Back in the Great Land and Sexy as Ever!






So I have returned to the great land and it is with some trepidation. In fact I just recalled that it was this time last year that I had a fairly intense dream with the ol' prince of darkness. Funny story if you hadn't heard it before. Anyways needless to say I havent heard from him this summer, but I am starting to wonder if I did not afterall succumb to another faustian bargain by signing up for another summer working with Holland America Cruise Lines. The souless corporation we lovingly refer to up in these parts as Uncle Hal.


And when I say Uncle, its not goodnatured avuncularity (ask Bob on that word) that makes me, for example, the favorite uncle. No Uncle Hal is the kind of evil Uncle from an Oprah Winfrey book club selection who molests children and gambles the family fortune on cockfights.


Yes, if you're wondering I am a little bitter about this job this season. I guess on the one hand its hard to leave the job you love doing (writing real news stories) to go back to a summer job schmoozing tourists for tips.


All right the upside is that yes this country is still awesome up here. And the money is good, and I am glad to see some old faces. But it is still difficult. Especially getting back into the swing of things. I already scratched the bck of a brand new half a million dollar bus while my boss was on board, and I've also gotten the dreaded morning call from my boss asking me where the hell I was and why was I not picking up people yet. Thats is jsut too much stress in the mornings I tell you.

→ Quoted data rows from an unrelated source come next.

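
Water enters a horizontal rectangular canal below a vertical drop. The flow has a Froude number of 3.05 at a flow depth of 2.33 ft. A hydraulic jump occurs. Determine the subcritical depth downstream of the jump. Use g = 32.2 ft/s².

y₂ = 8.95 ft

Fr₁ = 3.05 (given).
From the momentum equation for a rectangular channel, y₂/y₁ = ½[√(1 + 8Fr₁²) − 1] = ½[√75.42 − 1] = 3.84.
y₂ = 3.84 × 2.33 = 8.95 ft.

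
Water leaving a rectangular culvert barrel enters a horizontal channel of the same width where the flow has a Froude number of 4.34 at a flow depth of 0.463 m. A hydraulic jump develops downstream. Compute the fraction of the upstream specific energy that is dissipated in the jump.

Fr₁ = 4.34 (given).
From the momentum equation for a rectangular channel, y₂/y₁ = ½[√(1 + 8Fr₁²) − 1] = ½[√151.7 − 1] = 5.66.
y₂ = 5.66 × 0.463 = 2.62 m.
E₁ = y₁(1 + Fr₁²/2) = 0.463×(1 + 4.34²/2) = 4.82 m. ΔE = (y₂ − y₁)³/(4y₁y₂) = 2.07 m. ΔE/E₁ = 2.07/4.82 = 0.429.

ΔE/E₁ = 0.429 (42.9%)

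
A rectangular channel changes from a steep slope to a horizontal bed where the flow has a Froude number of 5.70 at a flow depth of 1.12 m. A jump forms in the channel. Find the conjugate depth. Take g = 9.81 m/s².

Fr₁ = 5.70 (given).
Conjugate-depth relation: y₂/y₁ = ½[√(1 + 8Fr₁²) − 1] = ½[√260.9 − 1] = 7.58.
y₂ = 7.58 × 1.12 = 8.49 m.

y₂ = 8.49 m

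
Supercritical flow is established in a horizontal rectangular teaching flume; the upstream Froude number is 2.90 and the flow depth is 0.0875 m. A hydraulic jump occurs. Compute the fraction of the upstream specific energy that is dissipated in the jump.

Fr₁ = 2.90 (given).
Conjugate-depth relation: y₂/y₁ = ½[√(1 + 8Fr₁²) − 1] = ½[√68.28 − 1] = 3.63.
y₂ = 3.63 × 0.0875 = 0.318 m.
E₁ = y₁(1 + Fr₁²/2) = 0.0875×(1 + 2.90²/2) = 0.455 m. ΔE = (y₂ − y₁)³/(4y₁y₂) = 0.110 m. ΔE/E₁ = 0.110/0.455 = 0.241.

ΔE/E₁ = 0.241 (24.1%)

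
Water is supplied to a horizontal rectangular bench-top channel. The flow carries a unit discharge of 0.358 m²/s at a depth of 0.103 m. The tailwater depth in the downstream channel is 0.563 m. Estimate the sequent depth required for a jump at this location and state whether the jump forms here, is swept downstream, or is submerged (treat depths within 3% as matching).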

I am enjoying hanging out with the other drivers though. There are 3 quackenbush's up here this season, and I have been on the highway with Chris Quackenbush this last week, who reminded me that its always a bad move to say to your guests that youve had a "senior moment" when you forget to do something.

I also have met a hilarious mormon kid named wayne who was in italy the same time as luke just in another mission. Me and him are the only bearded drivers out of skagway and we are gonna ride it out as long as we can.

It was funny we had a good moment the other day while we were hanging out at the drivers house Whitehorse (territorial capital of the Yukon) and I asked a group of drivers "hey...you guys ever sit and imagine what it would be like to drive the bus off the road" I was a little nervous but then there was a pause and they all chuckled and said "yeah..." and we talked for at least ten minutes about it.

Anyways Im just figgering this blogworld out, and this first post may be lame but I promise that soon it will easily surpass lukesnerdblog.com Also I got some pics here of me at the top of moose hide slide in Dawson city, and a picture of a perty lake and coming soon black bear pix!